The
wide debate over the plan to revise the Corruption Eradication Commission (KPK)
Law is intrinsically linked to the history of corruption in Indonesia.
Corruption is a result of the permissive culture that affects law enforcers.
During this time, the verdict handed down by the judges to corruptors has
tended to be mild. After serving their sentences, corruptors do not stop
stealing money from the country.
This
matter is compounded by the assumption that legislation tends to protect
corruptors. For example, in the Tipikor Law, the law is able to ensnare
corruptors only. Thus, their family and relatives are free from all charges. In
addition, criminal penalties and state losses can be replaced with further
imprisonment. As a result, many corruptors choose subsidiary punishments rather
than reimbursing the state’s money.
The
Tipikor Law privileges convicts and defendants. Those with convict status still
have a vote in political activities. Defendant can receive a salary and
pension, and are allowed to conduct business freely.
Urgency of Land
If
traced, this permissive culture has been shown by previous rulers. In the
empire era, corruption has been commonplace and ratified. In fact, its
existence was seen as supporting the glory, honor and dignity of the king. The
concept of the Javanese king involved the idiom "Manunggaling Kawula
Gusti" in which power always expects the people's approval. The
obedience, support and dedication of the kawula (people) for gusti (leaders)
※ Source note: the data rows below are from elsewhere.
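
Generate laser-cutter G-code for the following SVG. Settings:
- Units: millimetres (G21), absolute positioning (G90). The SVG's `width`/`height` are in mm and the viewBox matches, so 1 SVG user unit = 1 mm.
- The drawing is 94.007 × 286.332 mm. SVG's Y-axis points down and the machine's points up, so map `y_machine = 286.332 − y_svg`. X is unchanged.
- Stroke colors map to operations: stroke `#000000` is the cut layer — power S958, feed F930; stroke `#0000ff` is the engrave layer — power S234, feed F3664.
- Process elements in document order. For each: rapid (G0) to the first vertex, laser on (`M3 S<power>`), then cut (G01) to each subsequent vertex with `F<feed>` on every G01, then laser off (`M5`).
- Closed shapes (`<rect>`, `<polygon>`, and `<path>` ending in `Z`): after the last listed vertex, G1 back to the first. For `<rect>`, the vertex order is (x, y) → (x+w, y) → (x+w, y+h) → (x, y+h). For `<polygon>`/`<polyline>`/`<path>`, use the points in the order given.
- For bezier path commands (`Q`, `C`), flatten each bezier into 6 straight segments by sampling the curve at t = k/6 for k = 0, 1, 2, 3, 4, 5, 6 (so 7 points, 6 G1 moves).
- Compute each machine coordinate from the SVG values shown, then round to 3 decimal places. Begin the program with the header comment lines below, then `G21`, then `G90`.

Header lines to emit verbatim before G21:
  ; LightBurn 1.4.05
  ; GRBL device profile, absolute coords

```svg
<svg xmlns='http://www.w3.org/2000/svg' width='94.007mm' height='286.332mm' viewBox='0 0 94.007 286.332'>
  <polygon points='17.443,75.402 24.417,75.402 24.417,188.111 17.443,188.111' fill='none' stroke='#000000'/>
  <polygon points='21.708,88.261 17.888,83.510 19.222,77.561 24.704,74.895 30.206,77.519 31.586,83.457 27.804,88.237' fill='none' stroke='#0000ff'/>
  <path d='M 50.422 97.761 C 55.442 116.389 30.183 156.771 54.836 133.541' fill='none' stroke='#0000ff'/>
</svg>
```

1 u = 1 mm; y_m = 286.332 − y.

[1] `<polygon>` rectangle, #000000→cut S958 F930: (17.443,210.930) → (24.417,210.930) → (24.417,98.221) → (17.443,98.221) → (17.443,210.930) (closed)

[2] `<polygon>` regular polygon, #0000ff→engrave S234 F3664: (21.708,198.071) → (17.888,202.822) → (19.222,208.771) → (24.704,211.437) → (30.206,208.813) → (31.586,202.875) → (27.804,198.095) → (21.708,198.071) (closed)

[3] `<path>` cubic bezier, #0000ff→engrave S234 F3664: (50.422,188.571) → (50.780,177.839) → (48.319,165.853) → (45.267,154.984) → (43.850,147.603) → (46.298,146.082) → (54.836,152.791)

; LightBurn 1.4.05
; GRBL device profile, absolute coords
G21
G90
G0 X17.443 Y210.930
M3 S958
G01 X24.417 Y210.930 F930
G01 X24.417 Y98.221 F930
G01 X17.443 Y98.221 F930
G01 X17.443 Y210.930 F930
M5
G0 X21.708 Y198.071
M3 S234
G01 X17.888 Y202.822 F3664
G01 X19.222 Y208.771 F3664
G01 X24.704 Y211.437 F3664
G01 X30.206 Y208.813 F3664
G01 X31.586 Y202.875 F3664
G01 X27.804 Y198.095 F3664
G01 X21.708 Y198.071 F3664
M5
G0 X50.422 Y188.571
M3 S234
G01 X50.780 Y177.839 F3664
G01 X48.319 Y165.853 F3664
G01 X45.267 Y154.984 F3664
G01 X43.850 Y147.603 F3664
G01 X46.298 Y146.082 F3664
G01 X54.836 Y152.791 F3664
M5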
are key to governmental success.
The
king was expected to provide well-being, protection and shelter, and the people
demanded to blend with the king. In contrast, as gusti, the king must be able
to mingle with the kawula, among others with the wisdom that defends them. This
interrelationship is a fixed price for any power that attempts to combine the
microcosm (small universe) and the macrocosm (large universe). Harmony between
gusti and kawula doesn’t rest on rights and obligations, but pragmatism.
In
traditional thought, there was a consensus saying that all land was under the
king's possession (eigenaar). At a time when money did not have a
central role in public economic activity, land occupied an important position.
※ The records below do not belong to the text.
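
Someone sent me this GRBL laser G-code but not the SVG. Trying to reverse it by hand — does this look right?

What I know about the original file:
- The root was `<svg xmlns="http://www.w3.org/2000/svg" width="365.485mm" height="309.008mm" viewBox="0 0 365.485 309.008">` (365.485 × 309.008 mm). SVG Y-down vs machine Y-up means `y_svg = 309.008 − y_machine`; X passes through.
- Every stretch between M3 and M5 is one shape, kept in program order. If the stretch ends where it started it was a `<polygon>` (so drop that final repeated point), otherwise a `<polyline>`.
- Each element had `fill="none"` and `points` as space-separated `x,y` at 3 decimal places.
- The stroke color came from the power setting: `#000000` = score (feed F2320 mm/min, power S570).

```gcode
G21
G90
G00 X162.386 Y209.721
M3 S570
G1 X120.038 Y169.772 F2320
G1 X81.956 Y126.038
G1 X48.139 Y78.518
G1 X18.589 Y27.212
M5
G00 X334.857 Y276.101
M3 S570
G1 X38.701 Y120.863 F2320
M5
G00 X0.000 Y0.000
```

<svg xmlns="http://www.w3.org/2000/svg" width="365.485mm" height="309.008mm" viewBox="0 0 365.485 309.008">
  <polyline points="162.386,99.287 120.038,139.236 81.956,182.970 48.139,230.490 18.589,281.796" fill="none" stroke="#000000"/>
  <polyline points="334.857,32.907 38.701,188.145" fill="none" stroke="#000000"/>
</svg>

Each laser-on run becomes one SVG element. Flip Y back into SVG space with y_svg = 309.008 − y_machine. Every run uses S570, so all elements get stroke `#000000` (score).

Run 1: The run is open, so emit a `<polyline>` with points (Y-flipped): 162.386,99.287 120.038,139.236 81.956,182.970 48.139,230.490 18.589,281.796.

Run 2: The run is open, so emit a `<polyline>` with points (Y-flipped): 334.857,32.907 38.701,188.145.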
As the king was a land’s sole owner, farmers were considered as tenants, with a
high burden of rent, with village heads used as mediators in recruiting those
who cultivated them.
Rewards
for loyalty were manifested by the land. Those willing to help the king were
purchased by apanage land. Thus, the village head had a lot of land. As the
local authorities, this award was received after handling their duties well.
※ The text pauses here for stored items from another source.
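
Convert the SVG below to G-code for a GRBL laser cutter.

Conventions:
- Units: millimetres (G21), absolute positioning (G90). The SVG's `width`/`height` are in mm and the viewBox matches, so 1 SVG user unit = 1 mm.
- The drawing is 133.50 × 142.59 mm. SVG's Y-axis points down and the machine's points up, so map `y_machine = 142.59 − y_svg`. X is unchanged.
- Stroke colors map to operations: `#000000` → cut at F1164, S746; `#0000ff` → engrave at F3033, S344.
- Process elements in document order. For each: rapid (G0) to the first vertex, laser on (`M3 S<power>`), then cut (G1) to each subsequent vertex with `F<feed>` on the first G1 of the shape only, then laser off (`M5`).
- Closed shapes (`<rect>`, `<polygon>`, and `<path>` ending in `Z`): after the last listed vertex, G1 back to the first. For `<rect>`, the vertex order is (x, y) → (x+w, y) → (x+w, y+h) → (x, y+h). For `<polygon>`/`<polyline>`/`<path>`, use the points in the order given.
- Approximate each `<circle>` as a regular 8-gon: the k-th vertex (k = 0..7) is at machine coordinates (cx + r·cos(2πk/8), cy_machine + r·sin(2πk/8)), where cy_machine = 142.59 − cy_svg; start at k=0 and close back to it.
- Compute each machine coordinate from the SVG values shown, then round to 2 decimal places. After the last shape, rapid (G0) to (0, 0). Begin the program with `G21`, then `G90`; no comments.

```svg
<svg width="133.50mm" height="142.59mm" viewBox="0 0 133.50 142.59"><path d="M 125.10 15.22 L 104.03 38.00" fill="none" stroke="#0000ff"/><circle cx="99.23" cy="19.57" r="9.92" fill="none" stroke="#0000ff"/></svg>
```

G21
G90
G0 X125.10 Y127.37
M3 S344
G1 X104.03 Y104.59 F3033
M5
G0 X109.15 Y123.02
M3 S344
G1 X106.24 Y130.03 F3033
G1 X99.23 Y132.94
G1 X92.22 Y130.03
G1 X89.31 Y123.02
G1 X92.22 Y116.01
G1 X99.23 Y113.10
G1 X106.24 Y116.01
G1 X109.15 Y123.02
M5
G0 X0.00 Y0.00

1 u = 1 mm; y_m = 142.59 − y.

[1] `<path>` line segment, #0000ff→engrave S344 F3033: (125.10,127.37) → (104.03,104.59)

[2] `<circle>` circle, #0000ff→engrave S344 F3033: (109.15,123.02) → (106.24,130.03) → (99.23,132.94) → (92.22,130.03) → (89.31,123.02) → (92.22,116.01) → (99.23,113.10) → (106.24,116.01) → (109.15,123.02) (closed)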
This reciprocation flourished with the appearance of "kickbacks" in
contemporary times. The relationship between superiors and subordinates was
characterized by bribes in order to secure position and dignity. Superiors
needed a "tribute" in order to confirm their existence and increase
their treasure, while subordinates required an "asylum", in order to
survive.
Patron-Client
The
foundations of corruption were thus laid by feudalism, with a symbiotic
relationship between the king, palace bureaucrats and local leaders
deliberately perpetuated. Patronage was a measure of human communication.
Feudalism
was not destroyed by colonialism – rather, it was promoted. Besides the
ordinary income, the Dutch government provided cultuurprocenten for employees,
regents and village heads, aiming to maximize performance. This stimulant was
taken as a percentage of the sale of certain export crops.
In
an official provision, the cultivation system used only one-fifth of the
villager's land. In reality, half or more of their land was frequently annexed.
In addition to harming the people, of course, it endangered their lives. If
their power ran out, villagers would not be able to cultivate the land as a
provider of everyday food.
Citing
Marwati Djoened Poesponegoro and Notosusanto Nugroho (2008: 2), when Thomas
Stamford Raffles came to power in 1811-1816, he removed the submission of crops
and obligatory labor in some regencies. Raffles assigned the traditional rulers
as a colonial extension. They taxed the community in in natura (crops).
Raffles
understood that the village head could be utilized for land tax collection.
Therefore, through the Revenue Instruction, he positioned some village heads as
official police and instructed them to act as intermediaries for the central
government to collect land tax. The position of the village head as a
colonialist medium with villagers in the process of the cultivation system
showed a financial orientation. Thus, social division became obvious in some
areas.
Corruption
was rampant when the New Order regime came to power. At this time, the idiom
asal bapak senang (ABS, “as long as Sir is happy”) appeared and fertilized the
seeds of feudalism. Those who devoted themselves entirely to the ruler were
able to acquire a large fortune and great respect. Corruption was
institutionalized by highly authoritarian and undemocratic presidential
instructions.
After
the reformation era, the number of corruption cases in Indonesia remains high.
Although the government has changed, the heritage of the New Order has been
maintained. This is why corruption still persists to this day, and is even
propagated by supporters of the status quo.